Cardiac arrest outside of hospital is a common and catastrophic medical emergency experienced by about 60,000 people a year in the UK. Less than 10% survive to discharge from hospital.
Immediate cardiopulmonary resuscitation (CPR) offers the best chance of survival and ambulance services throughout the developed world tend to take patients in cardiac arrest to hospital, with CPR ongoing.
This seems intuitive, writes Jonathan Benger, Professor of Emergency Care at the University of the West of England, and Consultant at University Hospitals Bristol NHS Foundation Trust, but he says "hospitals have nothing to offer almost all such patients beyond the care that is provided by a well trained and equipped ambulance service."
Furthermore, taking such patients to hospital may be actively harmful, he warns.
He believes this has to stop. "Ambulance staff must be empowered to use their skills to optimise CPR, achieve early defibrillation, and deliver the best possible care at the scene, with no thought of transport until spontaneous circulation has returned or until it becomes clear that the patient has no chance of survival," he writes.
Once spontaneous circulation has returned, the patient should be stabilised and transported to a "heart attack" centre for ongoing care. And if spontaneous circulation does not return then the patient's death "should be accepted and made as dignified as possible."
He acknowledges that, in rare circumstances, transport to hospital is justified, but says this should be delivered by a specialist team.

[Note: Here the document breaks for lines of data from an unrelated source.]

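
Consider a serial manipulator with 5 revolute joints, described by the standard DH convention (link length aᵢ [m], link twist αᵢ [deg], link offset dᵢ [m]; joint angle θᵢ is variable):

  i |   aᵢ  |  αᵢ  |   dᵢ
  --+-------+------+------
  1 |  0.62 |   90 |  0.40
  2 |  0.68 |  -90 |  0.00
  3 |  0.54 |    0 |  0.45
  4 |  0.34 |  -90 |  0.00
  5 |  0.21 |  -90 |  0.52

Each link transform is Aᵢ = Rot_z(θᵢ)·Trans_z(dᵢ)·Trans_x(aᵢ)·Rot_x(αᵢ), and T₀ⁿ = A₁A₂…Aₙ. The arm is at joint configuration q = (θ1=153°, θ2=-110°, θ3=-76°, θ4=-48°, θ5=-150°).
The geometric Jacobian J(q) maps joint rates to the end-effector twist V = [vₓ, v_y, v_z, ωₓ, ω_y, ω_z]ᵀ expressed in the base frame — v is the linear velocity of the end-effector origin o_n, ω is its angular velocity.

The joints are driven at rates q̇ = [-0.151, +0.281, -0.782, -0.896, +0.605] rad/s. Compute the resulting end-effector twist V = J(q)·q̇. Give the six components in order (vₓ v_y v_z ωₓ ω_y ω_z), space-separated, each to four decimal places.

-0.2526 1.0744 1.0817 1.8390 -0.2419 -0.0484

o_n = [-0.2362, 1.1819, -0.8736]
J₁: ẑ×o_n = [-1.1819, -0.2362, 0.0000], ω = ẑ
J2: z=[0.4540, 0.8910, 0.0000] o=[-0.5524, 0.2815, 0.4000] → [-1.1348, 0.5782, 0.1271, 0.4540, 0.8910, 0.0000]
J3: z=[-0.8373, 0.4266, -0.3420] o=[-0.3452, 0.1759, -0.2390] → [0.0734, -0.5686, -0.8888, -0.8373, 0.4266, -0.3420]
J4: z=[-0.8373, 0.4266, -0.3420] o=[-0.4443, 0.8144, -0.5157] → [-0.0270, -0.3708, -0.3964, -0.8373, 0.4266, -0.3420]
J5: z=[0.5065, 0.3695, -0.7790] o=[-0.3743, 1.0951, -0.3370] → [-0.1306, 0.1643, -0.0070, 0.5065, 0.3695, -0.7790]
V = J·q̇ = [-0.2526, 1.0744, 1.0817, 1.8390, -0.2419, -0.0484]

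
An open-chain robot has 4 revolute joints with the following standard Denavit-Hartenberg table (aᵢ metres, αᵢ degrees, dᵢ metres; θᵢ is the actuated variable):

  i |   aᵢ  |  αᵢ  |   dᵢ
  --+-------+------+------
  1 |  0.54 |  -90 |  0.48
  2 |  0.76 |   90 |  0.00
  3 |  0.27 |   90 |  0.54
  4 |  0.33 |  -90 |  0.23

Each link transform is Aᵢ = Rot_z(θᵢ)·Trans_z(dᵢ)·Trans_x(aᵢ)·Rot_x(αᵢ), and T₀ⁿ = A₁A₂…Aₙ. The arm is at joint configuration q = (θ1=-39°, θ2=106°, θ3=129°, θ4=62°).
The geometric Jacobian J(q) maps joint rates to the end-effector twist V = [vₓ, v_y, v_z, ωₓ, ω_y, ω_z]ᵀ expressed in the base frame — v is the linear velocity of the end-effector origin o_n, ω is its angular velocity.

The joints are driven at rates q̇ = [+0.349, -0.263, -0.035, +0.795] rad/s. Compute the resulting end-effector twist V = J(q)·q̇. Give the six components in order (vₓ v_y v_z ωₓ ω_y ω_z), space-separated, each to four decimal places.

0.2493 0.0888 -0.0285 -0.0091 0.3128 -0.2353

o_n = [1.1958, -0.3572, -0.3945]
J₁: ẑ×o_n = [0.3572, 1.1958, -0.0000], ω = ẑ
J2: z=[0.6293, 0.7771, 0.0000] o=[0.4197, -0.3398, 0.4800] → [-0.6796, 0.5503, -0.6141, 0.6293, 0.7771, 0.0000]
J3: z=[0.7470, -0.6049, -0.2756] o=[0.2569, -0.2080, -0.2506] → [0.0459, -0.1513, 0.4566, 0.7470, -0.6049, -0.2756]
J4: z=[0.2296, 0.6239, -0.7470] o=[0.8287, -0.4011, -0.2361] → [-0.0660, -0.2379, -0.2190, 0.2296, 0.6239, -0.7470]
V = J·q̇ = [0.2493, 0.0888, -0.0285, -0.0091, 0.3128, -0.2353]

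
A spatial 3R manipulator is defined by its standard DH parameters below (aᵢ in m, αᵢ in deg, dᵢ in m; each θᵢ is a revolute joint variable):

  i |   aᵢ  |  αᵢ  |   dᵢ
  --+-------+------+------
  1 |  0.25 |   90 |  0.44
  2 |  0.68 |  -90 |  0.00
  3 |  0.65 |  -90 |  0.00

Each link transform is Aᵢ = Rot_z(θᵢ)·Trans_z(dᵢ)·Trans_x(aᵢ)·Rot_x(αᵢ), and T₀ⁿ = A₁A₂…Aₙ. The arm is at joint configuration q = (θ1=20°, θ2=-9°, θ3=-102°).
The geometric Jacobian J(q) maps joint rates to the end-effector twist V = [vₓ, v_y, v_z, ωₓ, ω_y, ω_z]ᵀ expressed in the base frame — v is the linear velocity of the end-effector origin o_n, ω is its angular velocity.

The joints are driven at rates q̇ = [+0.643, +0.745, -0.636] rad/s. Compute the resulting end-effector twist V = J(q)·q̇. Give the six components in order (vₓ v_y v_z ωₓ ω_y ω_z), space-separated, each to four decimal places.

o_n = [0.9581, -0.3279, 0.3548]
J₁: ẑ×o_n = [0.3279, 0.9581, -0.0000], ω = ẑ
J2: z=[0.3420, -0.9397, 0.0000] o=[0.2349, 0.0855, 0.4400] → [0.0801, 0.0292, 0.5381, 0.3420, -0.9397, 0.0000]
J3: z=[0.1470, 0.0535, 0.9877] o=[0.8660, 0.3152, 0.3336] → [0.6363, 0.0878, -0.0995, 0.1470, 0.0535, 0.9877]
V = J·q̇ = [-0.1342, 0.5819, 0.4642, 0.1613, -0.7341, 0.0148]

-0.1342 0.5819 0.4642 0.1613 -0.7341 0.0148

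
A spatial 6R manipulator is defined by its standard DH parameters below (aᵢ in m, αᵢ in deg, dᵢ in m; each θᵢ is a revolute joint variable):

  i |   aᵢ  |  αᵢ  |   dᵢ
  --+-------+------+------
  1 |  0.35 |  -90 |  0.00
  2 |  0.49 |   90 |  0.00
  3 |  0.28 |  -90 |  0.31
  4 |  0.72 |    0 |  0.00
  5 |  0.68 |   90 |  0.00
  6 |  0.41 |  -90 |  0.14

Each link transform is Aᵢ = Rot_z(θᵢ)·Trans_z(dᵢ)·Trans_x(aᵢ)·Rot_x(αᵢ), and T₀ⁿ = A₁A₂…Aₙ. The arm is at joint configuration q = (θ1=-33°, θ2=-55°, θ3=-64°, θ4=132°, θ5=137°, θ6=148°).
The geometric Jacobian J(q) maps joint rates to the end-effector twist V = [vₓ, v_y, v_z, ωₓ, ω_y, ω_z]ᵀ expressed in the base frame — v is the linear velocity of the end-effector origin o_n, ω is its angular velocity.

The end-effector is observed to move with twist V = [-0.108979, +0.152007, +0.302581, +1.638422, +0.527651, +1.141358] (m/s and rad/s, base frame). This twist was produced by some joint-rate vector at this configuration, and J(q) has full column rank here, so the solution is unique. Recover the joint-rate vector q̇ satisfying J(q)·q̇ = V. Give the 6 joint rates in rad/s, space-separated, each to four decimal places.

o_n = [0.6999, 0.0315, 0.4966]
J₁: ẑ×o_n = [-0.0315, 0.6999, 0.0000], ω = ẑ
J2: z=[0.5446, 0.8387, 0.0000] o=[0.2935, -0.1906, 0.0000] → [0.4165, -0.2705, -0.2199, 0.5446, 0.8387, 0.0000]
J3: z=[-0.6870, 0.4461, 0.5736] o=[0.5292, -0.3437, 0.4014] → [-0.1727, 0.1633, -0.3339, -0.6870, 0.4461, 0.5736]
J4: z=[0.6711, 0.0869, 0.7362] o=[0.2383, -0.4548, 0.6797] → [-0.3739, 0.4628, 0.2862, 0.6711, 0.0869, 0.7362]
J5: z=[0.6711, 0.0869, 0.7362] o=[0.7401, -0.2644, 0.1998] → [-0.1920, -0.2287, 0.2020, 0.6711, 0.0869, 0.7362]
J6: z=[0.2906, 0.8828, -0.3690] o=[0.2763, 0.0495, 0.5855] → [-0.0852, -0.1305, -0.3792, 0.2906, 0.8828, -0.3690]
q̇ = J⁺·V = [0.4750, 0.5110, -0.5040, 0.5680, 0.8440, 0.2280]

0.4750 0.5110 -0.5040 0.5680 0.8440 0.2280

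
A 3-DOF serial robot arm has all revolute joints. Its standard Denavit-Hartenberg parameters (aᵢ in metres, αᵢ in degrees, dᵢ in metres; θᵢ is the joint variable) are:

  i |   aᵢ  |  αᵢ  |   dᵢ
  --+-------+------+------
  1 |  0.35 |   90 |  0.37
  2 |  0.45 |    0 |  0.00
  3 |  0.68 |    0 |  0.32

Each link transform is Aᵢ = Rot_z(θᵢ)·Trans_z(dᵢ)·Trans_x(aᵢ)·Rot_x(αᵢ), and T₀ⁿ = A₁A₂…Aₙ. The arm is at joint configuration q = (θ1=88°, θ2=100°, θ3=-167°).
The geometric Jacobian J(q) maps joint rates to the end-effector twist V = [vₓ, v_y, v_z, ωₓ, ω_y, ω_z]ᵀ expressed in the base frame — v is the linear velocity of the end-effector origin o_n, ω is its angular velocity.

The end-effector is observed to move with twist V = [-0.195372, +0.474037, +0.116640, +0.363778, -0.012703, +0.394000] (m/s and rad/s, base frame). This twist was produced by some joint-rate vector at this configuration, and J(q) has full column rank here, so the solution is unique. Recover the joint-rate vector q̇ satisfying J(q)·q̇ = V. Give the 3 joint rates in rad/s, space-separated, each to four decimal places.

o_n = [0.3386, 0.5261, 0.1872]
J₁: ẑ×o_n = [-0.5261, 0.3386, 0.0000], ω = ẑ
J2: z=[0.9994, -0.0349, 0.0000] o=[0.0122, 0.3498, 0.3700] → [0.0064, 0.1827, 0.1876, 0.9994, -0.0349, 0.0000]
J3: z=[0.9994, -0.0349, 0.0000] o=[0.0095, 0.2717, 0.8132] → [0.0218, 0.6256, 0.2657, 0.9994, -0.0349, 0.0000]
q̇ = J⁺·V = [0.3940, -0.2550, 0.6190]

0.3940 -0.2550 0.6190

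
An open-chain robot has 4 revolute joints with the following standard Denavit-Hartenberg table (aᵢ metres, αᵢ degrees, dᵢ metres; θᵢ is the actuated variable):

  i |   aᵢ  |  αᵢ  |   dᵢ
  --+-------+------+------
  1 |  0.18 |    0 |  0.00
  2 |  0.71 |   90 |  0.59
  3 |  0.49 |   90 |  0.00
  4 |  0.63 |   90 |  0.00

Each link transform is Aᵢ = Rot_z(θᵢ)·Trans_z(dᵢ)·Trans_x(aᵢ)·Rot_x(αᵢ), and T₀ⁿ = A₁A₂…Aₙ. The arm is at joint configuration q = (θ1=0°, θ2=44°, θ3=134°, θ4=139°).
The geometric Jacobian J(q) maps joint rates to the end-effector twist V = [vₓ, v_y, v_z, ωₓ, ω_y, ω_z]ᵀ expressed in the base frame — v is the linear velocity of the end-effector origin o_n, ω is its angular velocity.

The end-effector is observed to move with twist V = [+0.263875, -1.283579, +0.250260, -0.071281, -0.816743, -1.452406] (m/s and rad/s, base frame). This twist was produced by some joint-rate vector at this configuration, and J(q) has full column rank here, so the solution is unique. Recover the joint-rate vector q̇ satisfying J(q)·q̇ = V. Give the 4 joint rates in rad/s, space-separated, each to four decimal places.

-0.7670 -0.0880 0.5380 -0.8600

o_n = [0.9706, 0.1889, 0.6005]
J₁: ẑ×o_n = [-0.1889, 0.9706, 0.0000], ω = ẑ
J2: z=[0.0000, 0.0000, 1.0000] o=[0.1800, 0.0000, 0.0000] → [-0.1889, 0.7906, 0.0000, 0.0000, 0.0000, 1.0000]
J3: z=[0.6947, -0.7193, 0.0000] o=[0.6907, 0.4932, 0.5900] → [-0.0075, -0.0073, -0.0101, 0.6947, -0.7193, 0.0000]
J4: z=[0.5174, 0.4997, 0.6947] o=[0.4459, 0.2568, 0.9425] → [-0.1238, 0.5415, -0.2973, 0.5174, 0.4997, 0.6947]
q̇ = J⁺·V = [-0.7670, -0.0880, 0.5380, -0.8600]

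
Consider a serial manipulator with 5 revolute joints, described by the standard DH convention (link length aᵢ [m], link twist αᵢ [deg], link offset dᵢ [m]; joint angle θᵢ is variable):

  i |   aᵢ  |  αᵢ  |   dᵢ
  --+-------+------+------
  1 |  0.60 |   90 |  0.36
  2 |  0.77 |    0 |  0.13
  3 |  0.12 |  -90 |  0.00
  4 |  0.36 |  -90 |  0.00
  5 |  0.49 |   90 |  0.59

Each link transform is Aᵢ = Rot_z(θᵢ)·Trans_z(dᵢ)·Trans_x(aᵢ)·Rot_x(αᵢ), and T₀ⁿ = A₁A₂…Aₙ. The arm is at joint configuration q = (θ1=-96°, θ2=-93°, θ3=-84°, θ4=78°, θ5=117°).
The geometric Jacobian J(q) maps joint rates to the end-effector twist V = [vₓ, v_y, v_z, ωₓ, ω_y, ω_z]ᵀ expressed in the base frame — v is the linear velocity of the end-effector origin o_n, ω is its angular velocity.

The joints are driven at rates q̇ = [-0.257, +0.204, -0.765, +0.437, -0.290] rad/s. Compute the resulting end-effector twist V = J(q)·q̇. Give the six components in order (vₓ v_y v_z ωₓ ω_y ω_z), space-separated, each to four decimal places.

-0.4171 -0.4884 -0.1665 0.5252 0.2066 -0.7082

o_n = [0.0257, -0.9728, 0.0495]
J₁: ẑ×o_n = [0.9728, 0.0257, -0.0000], ω = ẑ
J2: z=[-0.9945, 0.1045, 0.0000] o=[-0.0627, -0.5967, 0.3600] → [-0.0325, -0.3088, 0.3648, -0.9945, 0.1045, 0.0000]
J3: z=[-0.9945, 0.1045, 0.0000] o=[-0.1878, -0.5430, -0.4089] → [0.0479, 0.4559, 0.4051, -0.9945, 0.1045, 0.0000]
J4: z=[-0.0055, -0.0520, -0.9986] o=[-0.1753, -0.4239, -0.4152] → [-0.5724, -0.1981, 0.0135, -0.0055, -0.0520, -0.9986]
J5: z=[0.1047, -0.9932, 0.0512] o=[0.1828, -0.3863, -0.4191] → [-0.4354, -0.0571, -0.2174, 0.1047, -0.9932, 0.0512]
V = J·q̇ = [-0.4171, -0.4884, -0.1665, 0.5252, 0.2066, -0.7082]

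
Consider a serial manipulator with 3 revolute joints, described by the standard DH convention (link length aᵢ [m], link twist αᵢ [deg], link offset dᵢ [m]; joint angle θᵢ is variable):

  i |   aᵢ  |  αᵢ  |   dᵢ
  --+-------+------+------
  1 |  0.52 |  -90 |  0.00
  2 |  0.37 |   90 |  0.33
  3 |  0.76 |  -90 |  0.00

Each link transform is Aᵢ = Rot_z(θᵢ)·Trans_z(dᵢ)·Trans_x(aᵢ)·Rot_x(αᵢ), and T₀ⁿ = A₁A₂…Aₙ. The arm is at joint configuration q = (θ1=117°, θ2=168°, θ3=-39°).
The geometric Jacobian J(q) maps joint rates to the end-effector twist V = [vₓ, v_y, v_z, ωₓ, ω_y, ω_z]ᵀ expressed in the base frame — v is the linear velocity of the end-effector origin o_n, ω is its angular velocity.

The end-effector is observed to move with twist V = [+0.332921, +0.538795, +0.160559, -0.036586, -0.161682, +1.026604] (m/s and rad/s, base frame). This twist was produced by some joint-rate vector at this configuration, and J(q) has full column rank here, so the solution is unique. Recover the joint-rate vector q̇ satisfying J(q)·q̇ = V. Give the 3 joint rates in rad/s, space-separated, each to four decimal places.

o_n = [0.3226, -0.3066, -0.1997]
J₁: ẑ×o_n = [0.3066, 0.3226, -0.0000], ω = ẑ
J2: z=[-0.8910, -0.4540, 0.0000] o=[-0.2361, 0.4633, 0.0000] → [0.0907, -0.1780, 0.9396, -0.8910, -0.4540, 0.0000]
J3: z=[-0.0944, 0.1853, -0.9781] o=[-0.3658, -0.0090, -0.0769] → [-0.3139, -0.6850, -0.0994, -0.0944, 0.1853, -0.9781]
q̇ = J⁺·V = [0.4270, 0.1060, -0.6130]

0.4270 0.1060 -0.6130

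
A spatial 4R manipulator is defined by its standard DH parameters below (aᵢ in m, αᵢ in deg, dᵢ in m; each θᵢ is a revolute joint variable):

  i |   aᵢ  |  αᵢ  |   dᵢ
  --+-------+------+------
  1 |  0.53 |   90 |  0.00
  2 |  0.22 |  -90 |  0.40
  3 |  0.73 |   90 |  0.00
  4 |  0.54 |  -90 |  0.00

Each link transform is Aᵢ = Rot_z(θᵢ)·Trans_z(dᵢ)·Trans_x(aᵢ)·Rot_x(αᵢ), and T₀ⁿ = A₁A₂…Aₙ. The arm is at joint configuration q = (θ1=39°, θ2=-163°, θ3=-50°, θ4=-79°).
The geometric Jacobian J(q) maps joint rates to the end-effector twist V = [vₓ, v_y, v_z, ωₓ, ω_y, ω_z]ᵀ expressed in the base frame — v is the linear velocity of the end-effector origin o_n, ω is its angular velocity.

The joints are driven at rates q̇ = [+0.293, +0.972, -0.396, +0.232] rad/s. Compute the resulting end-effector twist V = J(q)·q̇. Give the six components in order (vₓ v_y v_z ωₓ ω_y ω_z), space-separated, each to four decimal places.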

"For the vast majority of patients, however, it is time to call a halt to transport in cardiac arrest and to concentrate on providing the best possible resuscitation skills at scene, empowering and supporting ambulance staff. More must also be done to educate staff and the public about best possible care and what to expect when cardiac arrest occurs outside hospital," he concludes.
But Bruce Adams, Chair of emergency medicine at the University of Texas Health Sciences Center, says rules for deciding when to stop resuscitation are fallible and can result in unacceptable deaths.
He points out that the quality of CPR and survival outcomes "vary strikingly with geography, further complicating the application of guidelines on when to stop resuscitation."
And he argues that the costs of CPR survival are overstated. "Avoiding ambulance transport of every patient with a cardiac arrest who died in the emergency room would save the US Medicare programme only $58m, which is less than 0.1% of its total annual losses from fraud alone," he explains.
The rate of ambulance crashes with full lights and sirens is 46 per 100,000 patient journeys, he says. "We would need to halt 2,178 ambulance transports to prevent a single injury, but that effort would result in more than 20 unnecessary deaths."
Furthermore, the fear that CPR creates long term neurovegetative survivors is not borne out by the data, he adds. "For the most part, patients that are destined to die do so fairly soon."
Meanwhile, an estimated 5% of all organs harvested are from legally brain dead patients who received CPR, "so reducing ambulance transport of patients in cardiac arrest could diminish organ donations."
Finally, he points to emerging advances in CPR research, saying "these promising hospital based resuscitative strategies may change our definition of who is and who is not salvageable."